De toute façon, comment Orangina aurait-elle pu devenir la boisson suave et langoureuse, alors qu’elle a été si longtemps la boisson rigolote?

I-2 Orangina mission sauvetage
Là nous sommes dans l’ultime chance. Pour ne pas trop perturber le téléspectateur, on garde une des bebetes du spot précédent et on y ajoute de l’humour bien débile comme pour les pub de
Chabat.
La nous touchons carrément le fond avec ce dernier spot ou se mêlent stupidité et méchanceté. « Soyons légers dans nos pensées nos attitudes et buvons
orangina »
. Ce n’est pas très valorisant pour la marque…
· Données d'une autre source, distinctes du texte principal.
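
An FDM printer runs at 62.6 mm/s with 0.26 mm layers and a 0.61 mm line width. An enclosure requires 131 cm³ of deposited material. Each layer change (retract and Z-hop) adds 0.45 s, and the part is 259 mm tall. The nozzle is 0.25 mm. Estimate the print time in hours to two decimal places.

3.79 hours

Bead cross-section: 0.26 × 0.61 → 0.1586 mm².
Path length: 131000 mm³ / 0.1586 mm² → 825977.3 mm.
Extrusion time = 825977.3 / 62.6, so 13194.5 s.
Layer count = ceil(259 / 0.26) = 997.
Non-print overhead = 997 × 0.45 = 448.65 s.
Altogether 13194.5 + 448.65 = 13643.15 s, i.e. 3.79 hours.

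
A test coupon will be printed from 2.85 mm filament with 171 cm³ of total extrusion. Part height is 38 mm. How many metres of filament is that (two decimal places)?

26.81 m

A = π r² = π × 1.425² = 6.3794 mm².
L = 171000 mm³ / 6.3794 mm² = 26805.03 mm, i.e. 26.81 m.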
En tout cas je ne comprends pas bien!
Il manquerait plus qu’ils changent de packaging et la ce serait le drame intersidéral!
voici la video:

Quel animal est le plus détestable? La hyene! Alors faut il devenir détestable médire et se moquer pour boire Orangina, ou boire Orangina pour devenir cela? Je ne vois rien de valorisant donc rien me donnant envie d’être celle/celui qui boit de l’Orangina. L’humour dans la pub oui, enfin la ce n’est pas suffisant. En plus pour ceux qui connaissent les guignoles on ne peut s’empêcher de penser à Marc Olivier Fogiel…Glauk!
II Coca Light
II-1 Une communication irrégulière!
Qui sait que cette année c’était les 25ans de Cocalight? Qui sait qu’ils se sont associés à Nathalie Rykiel et un site de vente privée? Pas grand monde. Eh pourtant on peut dire que le sujet prêtait à une bonne grosse com sur le net a la télé en print, partout quoi!
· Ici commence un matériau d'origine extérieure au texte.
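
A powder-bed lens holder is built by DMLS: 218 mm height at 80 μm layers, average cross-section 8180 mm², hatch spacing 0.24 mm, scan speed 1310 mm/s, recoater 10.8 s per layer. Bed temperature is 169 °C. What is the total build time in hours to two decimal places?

Layer count = ceil(218 / 0.08) = 2725.
Per-layer scan distance = 8180 / 0.24 = 34083.3 mm.
Laser time per layer: 34083.3 / 1310 → 26.0178 s.
Layer cycle = 26.0178 + 10.8 = 36.8178 s.
2725 layers × 36.8178 s/layer = 100328.505 s, i.e. 27.87 hours.

27.87 hours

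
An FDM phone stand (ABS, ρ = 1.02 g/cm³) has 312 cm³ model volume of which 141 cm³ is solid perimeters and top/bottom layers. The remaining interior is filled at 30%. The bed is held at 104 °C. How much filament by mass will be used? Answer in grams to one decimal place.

196.1 g

Volume inside the shell: 312 − 141 → 171 cm³.
Infill volume = 0.30 × 171, so 51.3 cm³.
Total printed volume = 141 + 51.3, so 192.3 cm³.
Mass = 192.3 × 1.02 = 196.146 g.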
Eh bien non, en catimini on a fêté les 25ans. Du coup en ce moment on se tape une grosse pub de merde façon 90′s.
II-2 Une communication anachronique
Émancipation de la femme? Affirmation de sa différence? Ne sont ce pas des sujets des années 90? De plus Coca Cola Light n’est réserve qu’aux femmes? Je peux vous dire que mon cheri est un accroc de la bouteille grise! Alors on élimine une partie de sa clientèle, on prend des valeurs vieillottes. C’est à se demander s’il s’agit pas d’une pub vintage. Là ça aurait pris plus de valeur. On fete nos 25ans du coup on vous sort une pub qui a 25ans. Du vintage Visuel ce serait vraiment tres interessant et tellement tendance!
Mais non c’est bien du premier degrés. « Je m’épanouis je m’amuse je vis ma vie à fond, je ne suis pas les codes je bois mon Diet Coke! »
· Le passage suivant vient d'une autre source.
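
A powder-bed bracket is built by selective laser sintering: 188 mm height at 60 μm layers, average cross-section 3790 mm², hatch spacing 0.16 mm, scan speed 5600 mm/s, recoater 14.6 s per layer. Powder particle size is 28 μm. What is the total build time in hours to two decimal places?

16.39 hours

Layers = ⌈188/0.06⌉ = 3134.
Per-layer scan distance = 3790 / 0.16, so 23687.5 mm.
Scan time per layer = 23687.5 / 5600 = 4.2299 s.
Time per layer: 4.2299 + 14.6 → 18.8299 s.
Build time = 3134 × 18.8299 = 59012.9066 s = 16.39 hours.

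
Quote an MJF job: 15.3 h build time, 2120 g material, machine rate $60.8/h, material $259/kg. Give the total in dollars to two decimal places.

Machine-time cost: 60.8 × 15.3 → $930.24.
Feedstock cost: 259 × 2120/1000 → $549.08.
Job cost: 930.24 + 549.08 = $1479.32.

$1479.32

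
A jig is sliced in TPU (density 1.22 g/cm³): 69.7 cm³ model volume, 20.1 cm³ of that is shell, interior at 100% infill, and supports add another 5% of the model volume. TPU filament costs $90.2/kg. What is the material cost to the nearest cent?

$8.05

Volume inside the shell = 69.7 − 20.1 = 49.6 cm³.
Infill deposited = 1.00 × 49.6, so 49.6 cm³.
Support = 0.05 × 69.7, so 3.485 cm³.
Total extruded: 20.1 + 49.6 + 3.485 → 73.185 cm³.
Mass: 73.185 × 1.22 → 89.2857 g.
Cost = 89.2857 g / 1000 × $90.2/kg = $8.05.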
II-3 un problème de positionnement par rapport à coca zero?
Quand Wilkinson vous sort un razoir 4 lames il ne communique plus sur son 3 lames. Là est la différence. Coca a sorti le ZERO qui normalement aurait du supplanter le Diet sur le plan fonctionel. Le ZERO reprend presqu’à l’identique le gout du COCA NORMAL. Mais il y a des adeptes du Diet pour le goût du Diet. Le Light (ou diet c’est pareil) a su se faire une clientèle de surcroît fidèle!
Alors on ne va pas supprimer le produit. Mais comment communiquer sur 2 produits remplissant le même objectif? Ils auraient pu jouer sur le gout, la sensation, le coté puriste…
Ils ont préféré à cela une division homme femme.
Coca Zero c’est pour homme
Coca light c’est pour femme.
Du coup le message publicitaire doit suivre ce positionnement. Il est totalement anachronique je trouve. En effet les boissons exclusivement pour homme ou pour femme n’existent pratiquement plus. On choisit Light ou Zero en fonction du gout et non de sa cible…
Alors Coca Cola se retrouve à faire des pubs niaises sexistes sur le fond, puisque le simple fait de créer une division basés sur le genre est sexiste, puis feministe sur la forme. La forme pour moi c’est ce message un peu niais « je suis une femme j’aime la vie je fais ce que je veux je casse les codes… »
Là est le paradoxe de Coca! Mais même si leur pub sont nases on en boit parce que rien n’est meilleure qu’un coca (normal zero ou light) frais!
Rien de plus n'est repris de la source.